Diabetes advice ‘should be culturally responsive’


He expressed regret that Brit­ish Asians appeared to be falling behind as regards their diabe­tes outcomes: “Type 2 diabetes is not ‘one of those things’. It’s a big thing.” (Photo: FRANCK FIFE/AFP via Getty Images).
He expressed regret that Brit­ish Asians appeared to be falling behind as regards their diabe­tes outcomes: “Type 2 diabetes is not ‘one of those things’. It’s a big thing.” (Photo: FRANCK FIFE/AFP via Getty Images).

By Amit Roy

A LEADING diabetes doctor has advised British Asians on how they can reduce their risks from Covid-19 by taking up NHS programmes aimed at dealing with the disease.

The comments from Prof Partha Kar, national speciality adviser for diabetes for NHS England, follow the publication last week of disturbing statistics which showed that more than a quarter of NHS patients who died in hospitals in England af­ter contracting coronavirus had suffered with diabetes.

Of the 22,332 patients who died in England’s hospitals be­tween March 31, when pre-ex­isting conditions began to be recorded, and last Tuesday (12), some 5,873 – 26 per cent – had either type 1 or type 2 diabetes.

An inquiry by Public Health England (PHE), under Prof Kevin Fenton, national director for health and wellbeing, into BAME deaths is expected to re­port by the end of May.

Prof Kar said: “Data has shown that 26 per cent of the deaths is due to diabetes – a huge number. The next ques­tion is can we now drill into it to find out if there are any obvious areas we need to focus on? Those are the things we need to know for policy reasons.”

In the UK, “the data is not specifically Indian – it is based on ethnicity,” he went on.

“With the southeast Asian population – Indian, Pakistani, Bangladeshi, Sri Lankan – you will very likely see there is a spike so there are more deaths among brown people com­pared to those who are white.”

He expressed regret that Brit­ish Asians appeared to be falling behind as regards their diabe­tes outcomes: “Type 2 diabetes is not ‘one of those things’. It’s a big thing.”

He explained the difference between the two types.

“Type 1 diabetes is some­thing you can’t control. It hap­pens because of an immune problem – nobody knows the reason for it. You lose your abil­ity to produce insulin. At what­ever age it happens, you are dependent on insulin for the rest of your life. It has nothing to do with your lifestyle.”

Type 2 diabetes, on the other hand, which is common among Asians, “is mostly down to life­style. It’s about what you eat, your exercise level. We use cars more, we have TV channels, you don’t have to get up from your sofa. Type 2 diabetes is a bigger risk (to Asians).”

Prof Kar said: “We need the BAME population, es­pecially Indians, Pakistanis, Bangladeshis and Sri Lankans, to join the NHS programmes (on curbing Type 2 dia­betes), whether it be in their care or re­search. We need more Asians in it be­cause that’s where the high risk is.”

He explained: “What Covid-19 has shown starkly is the deaths that you see spread over two or three years we are now seeing it in a far shorter period, which is why it is so noticeable.”

Prof Kar wants NHS cam­paigns to be targeted better. “In the UK, the southeast Asian population needs to also ap­preciate that they need to en­gage with services better. They need to do type 2 diabetes pre­vention programmes.”

But he added that the NHS had a responsibility, too, to en­sure its message on diabetes was getting through to the Asian community.

“Services here need to be re­sponsive to different cultures. You can say to Indian families you should not eat pizzas, but what a lot of them would want is to have better advice about roti, chapati and rice.

“The message has to be tai­lored to the population.”

Prof Kar was born in the UK, where his parents, Deba Prasad Kar and Manju Kar, were both doctors. “My grandfather said he wanted to have his son back.

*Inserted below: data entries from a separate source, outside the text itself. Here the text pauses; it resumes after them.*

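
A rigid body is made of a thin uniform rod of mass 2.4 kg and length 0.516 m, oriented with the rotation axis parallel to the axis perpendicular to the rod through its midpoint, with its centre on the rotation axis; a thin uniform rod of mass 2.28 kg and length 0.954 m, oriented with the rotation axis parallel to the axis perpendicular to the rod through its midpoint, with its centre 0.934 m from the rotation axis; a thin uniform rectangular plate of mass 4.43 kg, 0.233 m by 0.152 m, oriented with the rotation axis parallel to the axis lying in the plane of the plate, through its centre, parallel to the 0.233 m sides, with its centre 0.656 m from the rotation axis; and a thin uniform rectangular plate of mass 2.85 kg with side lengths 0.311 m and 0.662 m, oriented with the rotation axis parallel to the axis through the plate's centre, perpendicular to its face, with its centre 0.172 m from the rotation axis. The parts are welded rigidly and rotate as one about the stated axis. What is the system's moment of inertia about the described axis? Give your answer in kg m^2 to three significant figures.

Thin rod: I_cm = (1/12)ML² = (1/12)(2.4)(0.516)² = 0.053251 kg m^2; axis through the centre, so I = 0.053251 kg m^2.
Thin rod: I_cm = (1/12)ML² = (1/12)(2.28)(0.954)² = 0.17292 kg m^2; centre at d = 0.934 m, so the parallel axis theorem gives I = 0.17292 + (2.28)(0.934)² = 2.1619 kg m^2.
Rectangular plate: I_cm = (1/12)Mb² = (1/12)(4.43)(0.152)² = 0.0085292 kg m^2; centre at d = 0.656 m, so the parallel axis theorem gives I = 0.0085292 + (4.43)(0.656)² = 1.9149 kg m^2.
Rectangular plate: I_cm = (1/12)M(a²+b²) = (1/12)(2.85)[(0.311)² + (0.662)²] = 0.12705 kg m^2; centre at d = 0.172 m, so the parallel axis theorem gives I = 0.12705 + (2.85)(0.172)² = 0.21137 kg m^2.
Total I = 0.053251 + 2.1619 + 1.9149 + 0.21137 = 4.3414 kg m^2.

4.34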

So my father left everything and went back [to India]. I was five, six years old. My father was posted in Darjeeling, then went to Calcutta (now Kolkata).”

He attended Don Bosco, a well-known school in Kolkata, and did his MBBS locally at NRS Medical School & College. “I came back here (to the UK) when I was 25.

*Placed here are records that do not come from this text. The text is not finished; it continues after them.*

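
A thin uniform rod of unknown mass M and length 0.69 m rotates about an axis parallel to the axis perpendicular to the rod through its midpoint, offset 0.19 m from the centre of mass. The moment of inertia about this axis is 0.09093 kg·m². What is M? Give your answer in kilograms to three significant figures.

I = I_cm + Md² = (1/12)ML² + Md² = M·[0.0833333·(0.69)² + (0.19)²] = M·0.075775.
So M = 0.09093 / 0.075775 = 1.2 kg.

1.20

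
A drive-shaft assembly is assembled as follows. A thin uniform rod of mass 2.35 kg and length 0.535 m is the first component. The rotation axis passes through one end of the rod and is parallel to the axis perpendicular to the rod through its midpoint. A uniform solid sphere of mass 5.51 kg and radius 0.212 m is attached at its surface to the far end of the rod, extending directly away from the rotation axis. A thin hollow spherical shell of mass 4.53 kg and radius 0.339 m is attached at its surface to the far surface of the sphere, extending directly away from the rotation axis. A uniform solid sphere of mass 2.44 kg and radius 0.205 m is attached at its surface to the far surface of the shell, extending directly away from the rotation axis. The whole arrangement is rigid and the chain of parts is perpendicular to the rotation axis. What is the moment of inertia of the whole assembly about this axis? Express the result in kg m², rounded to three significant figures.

Thin rod: I_cm = (1/12)ML² = (1/12)(2.35)(0.535)² = 0.056052 kg m²; centre at d = 0.2675 m, so I = I_cm + Md² gives I = 0.056052 + (2.35)(0.2675)² = 0.22421 kg m².
Solid sphere: I_cm = (2/5)MR² = (2/5)(5.51)(0.212)² = 0.099057 kg m²; centre at d = 0.2675 + 0.2675 + 0.212 = 0.747 m, so I = I_cm + Md² gives I = 0.099057 + (5.51)(0.747)² = 3.1737 kg m².
Spherical shell: I_cm = (2/3)MR² = (2/3)(4.53)(0.339)² = 0.34706 kg m²; centre at d = 0.2675 + 0.2675 + 0.212 + 0.212 + 0.339 = 1.298 m, so I = I_cm + Md² gives I = 0.34706 + (4.53)(1.298)² = 7.9792 kg m².
Solid sphere: I_cm = (2/5)MR² = (2/5)(2.44)(0.205)² = 0.041016 kg m²; centre at d = 0.2675 + 0.2675 + 0.212 + 0.212 + 0.339 + 0.339 + 0.205 = 1.842 m, so I = I_cm + Md² gives I = 0.041016 + (2.44)(1.842)² = 8.3198 kg m².
Total I = 0.22421 + 3.1737 + 7.9792 + 8.3198 = 19.697 kg m².

19.7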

“My mother was an anaes­thetist and my father still prac­tises in north Kolkata. At the moment they are both here – they are stuck here. It was their 50th wedding anniversary so we flew them over here to cele­brate. They don’t know when they can go back.”

Prof Kar spoke of some of the cultural issues in Kolkata, which also apply to the UK, where sweet shops in Asian ar­eas of the country do a roaring trade, and not just at weekends.

“If you go to somebody’s house, any function we go to, mishti (sweet) is a big thing. But if you multiply your ceremonies and all your weddings, once-in-a-while mishti becomes a lot. Have it once in a while and en­joy it rather than have it every other night.”